Is er inzicht in de aard van de uitjes die met de cultuurkaart zijn betaald en is er een indeling te maken tussen passief cultuurbeleven en actieve cultuurparticipatie?

De bestedingscijfers die CJP jaarlijks aan OCW overlegt geven een gedetailleerd overzicht van de activiteiten die met de Cultuurkaart zijn bekostigd. Daaruit blijkt dat in het schooljaar 2009–2010 18% van het budget is besteed bij centra voor de kunsten.
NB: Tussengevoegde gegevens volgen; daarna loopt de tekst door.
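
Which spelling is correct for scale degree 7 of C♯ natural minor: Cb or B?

Each scale degree takes a distinct letter name. Degree 7 of a scale on C must use the letter B.
B and Cb are enharmonically the same pitch, but only B uses the letter B, so it is the correct spelling here.

B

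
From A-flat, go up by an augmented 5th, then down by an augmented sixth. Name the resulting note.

Gb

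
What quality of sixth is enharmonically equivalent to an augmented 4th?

An augmented fourth spans 6 semitones.
A sixth spanning 6 semitones is doubly diminished (the major sixth is 9).

doubly diminished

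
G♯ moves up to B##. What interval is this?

augmented third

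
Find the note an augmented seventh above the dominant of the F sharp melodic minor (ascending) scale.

B##

The dominant of F# melodic minor (ascending) is C#.
An augmented seventh (12 semitones) above C# lands on the letter B, giving B##.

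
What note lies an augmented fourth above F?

A fourth above F lands on the letter B.
An augmented fourth spans 6 semitones, so F moves to pitch class 11. On the letter B that is B.

B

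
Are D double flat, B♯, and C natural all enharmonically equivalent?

Yes

Dbb is pitch class 0; B# is pitch class 0; C is pitch class 0.
All spellings map to pitch class 0, so they are enharmonically equivalent.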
Een nadere analyse door CJP wijst uit dat – als ook workshops en andere activiteiten worden meegeteld – ongeveer 50% van het budget wordt besteed aan actieve kunstbeoefening.

4

Is bekend wat het effect is van de Cultuurkaart en voorheen CKV-vouchers op de culturele activiteiten die leerlingen ondernemen? Bezoeken ze vaker dan voorheen een culturele activiteit of gaan ze actief cultuur beoefenen?
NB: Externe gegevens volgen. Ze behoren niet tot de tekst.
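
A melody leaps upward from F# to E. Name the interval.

minor seventh

Counting letters F–G–A–B–C–D–E gives a seventh.
F#→E = 10 semitones, 1 narrower than the major seventh (11), so minor.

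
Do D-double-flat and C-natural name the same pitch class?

Yes

Dbb is pitch class 0; C is pitch class 0.
All spellings map to pitch class 0, so they are enharmonically equivalent.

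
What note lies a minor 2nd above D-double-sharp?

D up a major second is E, so the target letter is E.
From D##, a minor second is 1 semitone up: E#.

E#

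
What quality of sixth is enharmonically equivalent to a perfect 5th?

diminished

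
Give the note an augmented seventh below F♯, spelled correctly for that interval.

A seventh below F lands on the letter G.
An augmented seventh spans 12 semitones, so F# moves to pitch class 6. On the letter G that is Gb.

Gb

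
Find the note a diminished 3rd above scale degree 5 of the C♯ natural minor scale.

Bb

Scale degree 5 of C# natural minor is G#.
A diminished third (2 semitones) above G# lands on the letter B, giving Bb.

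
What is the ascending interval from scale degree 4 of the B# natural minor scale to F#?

minor second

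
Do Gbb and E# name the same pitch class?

Gbb = pitch class 5 and E# = pitch class 5 — the same pitch class, so they are enharmonic equivalents.

Yes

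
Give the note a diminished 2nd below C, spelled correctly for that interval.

C down a major second is Bb, so the target letter is B.
From C, a diminished second is 0 semitones down: B#.

B#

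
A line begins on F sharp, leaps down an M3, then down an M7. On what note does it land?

Eb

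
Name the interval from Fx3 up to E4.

The letter names run F→E, a span of 6 letter steps, so the interval is some kind of seventh.
F## to E is 9 semitones. A major seventh is 11, so 9 makes it diminished.

diminished seventh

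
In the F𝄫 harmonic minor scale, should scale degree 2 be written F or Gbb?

Gbb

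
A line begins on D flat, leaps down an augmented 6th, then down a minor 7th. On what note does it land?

An augmented sixth down from Db is Fbb (letter F, 10 semitones down).
A minor seventh down from Fbb is Gbb (letter G, 10 semitones down).

Gbb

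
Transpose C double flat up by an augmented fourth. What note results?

Fb

A fourth above C lands on the letter F.
An augmented fourth spans 6 semitones, so Cbb moves to pitch class 4. On the letter F that is Fb.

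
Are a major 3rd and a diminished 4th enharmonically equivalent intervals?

Yes

A major third spans 4 semitones; a diminished fourth spans 4.
They are enharmonically equivalent.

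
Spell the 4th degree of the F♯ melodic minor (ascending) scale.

B

The F# melodic minor (ascending) scale runs F# G# A B C# D# E#.
Degree 4 is B.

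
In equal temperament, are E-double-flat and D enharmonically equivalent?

Ebb is pitch class 2; D is pitch class 2.
All spellings map to pitch class 2, so they are enharmonically equivalent.

Yes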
Met betrekking tot de Cultuurkaart is dergelijk onderzoek niet verricht.

5

De Algemene Rekenkamer stelt dat er onduidelijkheid bestaat over waar het tegoed op de Cultuurkaart wel en niet aan besteed mag worden. Kan de regering aantonen in hoeveel gevallen deze problematiek precies voorkomt?
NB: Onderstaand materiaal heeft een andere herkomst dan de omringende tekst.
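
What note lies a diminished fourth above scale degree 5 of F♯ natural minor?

Scale degree 5 of F# natural minor is C#.
A diminished fourth (4 semitones) above C# lands on the letter F, giving F.

F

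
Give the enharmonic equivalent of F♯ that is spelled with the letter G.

Gb

F# is pitch class 6. The letter G alone is pitch class 7.
To reach pitch class 6 from G requires an offset of -1 semitone, i.e. flat: Gb.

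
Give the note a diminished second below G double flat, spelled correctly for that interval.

G down a major second is F, so the target letter is F.
From Gbb, a diminished second is 0 semitones down: F.

F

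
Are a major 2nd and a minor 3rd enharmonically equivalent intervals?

A major second spans 2 semitones; a minor third spans 3.
The spans differ, so they are not enharmonic equivalents.

No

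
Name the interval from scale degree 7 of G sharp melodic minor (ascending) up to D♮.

Scale degree 7 of G# melodic minor (ascending) is F##.
F## up to D: letters F→D make it a sixth; 7 semitones makes it diminished.

diminished sixth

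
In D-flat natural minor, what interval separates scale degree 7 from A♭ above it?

major sixth

Scale degree 7 of Db natural minor is Cb.
Cb up to Ab: letters C→A make it a sixth; 9 semitones makes it major.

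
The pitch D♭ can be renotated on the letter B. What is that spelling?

B##

Plain B sits 2 semitones below Db, so on the letter B the same pitch needs a double sharp: B##.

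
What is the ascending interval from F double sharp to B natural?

The letter names run F→B, a span of 3 letter steps, so the interval is some kind of fourth.
F## to B is 4 semitones. A perfect fourth is 5, so 4 makes it diminished.

diminished fourth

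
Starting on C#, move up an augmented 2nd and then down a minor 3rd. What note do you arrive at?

B##

An augmented second up from C# is D## (letter D, 3 semitones up).
A minor third down from D## is B## (letter B, 3 semitones down).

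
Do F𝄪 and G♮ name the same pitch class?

F## = pitch class 7 and G = pitch class 7 — the same pitch class, so they are enharmonic equivalents.

Yes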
Over het algemeen is heel duidelijk waar het tegoed mag worden besteed: namelijk bij de door CJP, volgens vaste criteria, goedgekeurde cultuurkaartacceptanten. In een beperkt aantal gevallen is echter niet precies duidelijk welke producten bij deze cultuurkaartacceptanten mogen worden ingekocht. Dit is veelal een kwestie van communicatie. Het gaat daarbij bijvoorbeeld om de vraag of met de Cultuurkaart ook vervoerskosten naar een culturele instelling mogen worden betaald (dit mag wel, maar mits onderdeel van de prijs van het toegangskaartje; vervoerders kunnen geen cultuurkaartacceptant worden). Met CJP is afgesproken dat over dit soort zaken beter zal worden gecommuniceerd.

6

Kan de regering vertellen of er verschil bestaat tussen het VMBO en HAVO/VWO wanneer het gaat om de bestedingen en het gebruik van de Cultuurkaart?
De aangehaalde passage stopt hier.